Me gustan las iglesias. Aunque hace mucho que extravié la fe, que ando descarriado, (seguramente por esta costumbre mía de ir a diario buscando las costuras de la realidad), sé que son lugares sagrados para mucha gente y el respeto que eso merece los hace sacros también para mí, de modo que siento hacia los templos una especie de fervor vicario, delegado, amigable. Cuando viajo, e incluso en mi propia ciudad, siempre ando metiéndome en los que me salen al paso y me permiten la entrada, y disfruto en ellos de su paz, de su belleza, de su armonía.

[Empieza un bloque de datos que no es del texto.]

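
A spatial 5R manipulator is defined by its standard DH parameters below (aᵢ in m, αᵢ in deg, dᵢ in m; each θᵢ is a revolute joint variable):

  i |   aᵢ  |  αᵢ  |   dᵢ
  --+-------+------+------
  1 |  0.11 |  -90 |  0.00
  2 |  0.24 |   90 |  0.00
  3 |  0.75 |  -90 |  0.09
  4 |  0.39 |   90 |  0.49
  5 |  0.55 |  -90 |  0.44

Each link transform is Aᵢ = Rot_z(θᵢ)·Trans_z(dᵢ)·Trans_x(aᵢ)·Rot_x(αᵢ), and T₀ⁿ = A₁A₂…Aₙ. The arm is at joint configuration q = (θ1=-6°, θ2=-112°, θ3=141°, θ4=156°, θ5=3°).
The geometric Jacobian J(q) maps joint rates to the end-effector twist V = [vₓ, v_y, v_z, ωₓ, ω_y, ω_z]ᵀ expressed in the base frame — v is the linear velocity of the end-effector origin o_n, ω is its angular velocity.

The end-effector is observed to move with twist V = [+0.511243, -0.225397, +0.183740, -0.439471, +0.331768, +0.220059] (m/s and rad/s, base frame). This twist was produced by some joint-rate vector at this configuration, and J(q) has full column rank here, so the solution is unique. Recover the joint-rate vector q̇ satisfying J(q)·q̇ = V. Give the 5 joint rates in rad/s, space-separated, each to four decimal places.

0.1700 -0.4000 0.9960 -0.6720 0.6320

o_n = [0.7646, -0.4409, 0.1287]
J₁: ẑ×o_n = [0.4409, 0.7646, -0.0000], ω = ẑ
J2: z=[0.1045, 0.9945, 0.0000] o=[0.1094, -0.0115, 0.0000] → [0.1280, -0.0135, -0.6965, 0.1045, 0.9945, 0.0000]
J3: z=[-0.9221, 0.0969, -0.3746] o=[0.0200, -0.0021, 0.2225] → [-0.1735, -0.3655, 0.3324, -0.9221, 0.0969, -0.3746]
J4: z=[0.1532, -0.7975, -0.5835] o=[0.2035, 0.4532, -0.3516] → [-0.9047, -0.4010, 0.3105, 0.1532, -0.7975, -0.5835]
J5: z=[0.9869, 0.1536, 0.0491] o=[0.2982, -0.1651, -0.3214] → [0.0827, -0.4212, -0.3438, 0.9869, 0.1536, 0.0491]
q̇ = J⁺·V = [0.1700, -0.4000, 0.9960, -0.6720, 0.6320]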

Me gustan las austeras iglesias protestantes, las del norte de Europa, tan sobrias, tan ordenadas, tan eficientes, y también las iglesias barrocas del Sur (al que, brújula del revés, siempre señalo), abarrotadas de belleza hasta casi el punto de la fealdad, pero sin llegar a tocarla, con esa exactitud en el conocimiento de la frontera que supieron mantener quienes las construyeron.

Pero hay algo que me perturba en ellas. A veces, mientras las recorro absorto en los artesonados, en las vidrieras, en la imponente presencia del órgano, sin darme cuenta he caminado sobre alguna sepultura. No puedo evitar la sensación de estar profanando algo. Es difícil andar, siquiera sea de puntillas, sobre una tumba, especialmente si esa tumba está en un espacio sagrado, porque el templo de alguna manera viene a "santificar" aquellos restos, esa memoria. Un sepulcro en una iglesia deja un claro, un indudable mensaje: quien la ocupa fue un buen cristiano.

Creo comprender que esas son las razones más íntimas, más hondas, más arraigadas, la prioridad del prior del Valle de los Caídos, Santiago Cantera, su certeza absoluta de que los restos del general Franco no deben moverse de donde están porque, sin duda, lo considera un buen cristiano, y por eso se niega con todos los medios a su alcance a la exhumación de los restos del único dictador europeo enterrado en un mausoleo del Estado, bajo una desproporcionada cruz de 150 metros de altura.

Por diversas razones y azares de mi vida, acumulo tres excomuniones. Dos de la Iglesia Católica y una de la Iglesia Cristiana Palmariana de los Carmelitas de la Santa Faz, más conocida por "la Iglesia del Palmar de Troya". No es que me sienta especialmente orgulloso de estas circunstancias, pero algunas veces, cuando a uno lo han expulsado de un club y mira con detenimiento y ve a alguna de la gente que queda dentro, gente que anduvo bajo palio y tiene plaza en lo sagrado, acaso se siente reconfortado consigo mismo y libre, además, de la pesada carga de tener como camarada a gente con quien no querría cruzarse ni siquiera en el cielo reservado a los justos.